Lt. Locke decided not to try to pull the dog off the car for fear it might attack him, and force him to shoot the dog, police said. Instead, he called Animal Control, and requested a catch-pole from his own department.
The four-and-a-half minute video showed the dog trying to tear the bumper off the car to get at two cats that were hiding under the hood.
The video ended as police closed in on the dog with a homemade catch-pole to secure it.
On the video, the officer explained that Animal Control was on the way, but that it could take them as long as 90 minutes to arrive.
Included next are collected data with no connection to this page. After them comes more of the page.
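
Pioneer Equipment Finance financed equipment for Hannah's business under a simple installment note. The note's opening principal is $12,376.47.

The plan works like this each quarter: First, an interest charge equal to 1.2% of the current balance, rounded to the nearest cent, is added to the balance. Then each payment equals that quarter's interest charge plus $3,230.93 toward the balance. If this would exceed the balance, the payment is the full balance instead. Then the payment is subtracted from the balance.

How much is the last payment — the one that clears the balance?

$2,715.88

# | Opening | Interest | Payment | End bal
1 | $12,376.47 | $148.52 | $3,379.45 | $9,145.54
2 | $9,145.54 | $109.75 | $3,340.68 | $5,914.61
3 | $5,914.61 | $70.98 | $3,301.91 | $2,683.68
4 | $2,683.68 | $32.20 | $2,715.88 | $0.00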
“You can’t throw a rock at him, you can’t do anything?” the woman pleaded, asking why the police just didn’t just shoot it.
The officer explained that if he threw a rock at the dog and hit him, the dog might attack someone.
“He’s not being aggressive toward people right now,” the police officer said.
Multiple officers had responded to the scene.
“Hey, don’t shoot me if you shoot this way,” the officer said in the video to another police officer standing outside of camera view.
Police locate the dog’s owner, Ben Bonds. He has agreed to pay Dilallo for damages.
Bonds was issued a warning to keep his dog under control, police said.
The vehicle’s owner was frustrated by the public’s response to her video.
"I'm like the most hated person right now because I said I wanted to shoot the dog, but I still stand by that,” Dilallo said.
Lt. Locke defended his decision not to shoot the dog.
"If we can catch the dog maybe we can identify the owner and she can seek restitution that way to get her car fixed," Lt. Locke told WTVZ. "If we just run the dog off, pepper spray it, or tase it, it may turn on us and then we would be forced to kill it because it would be attacking one of us."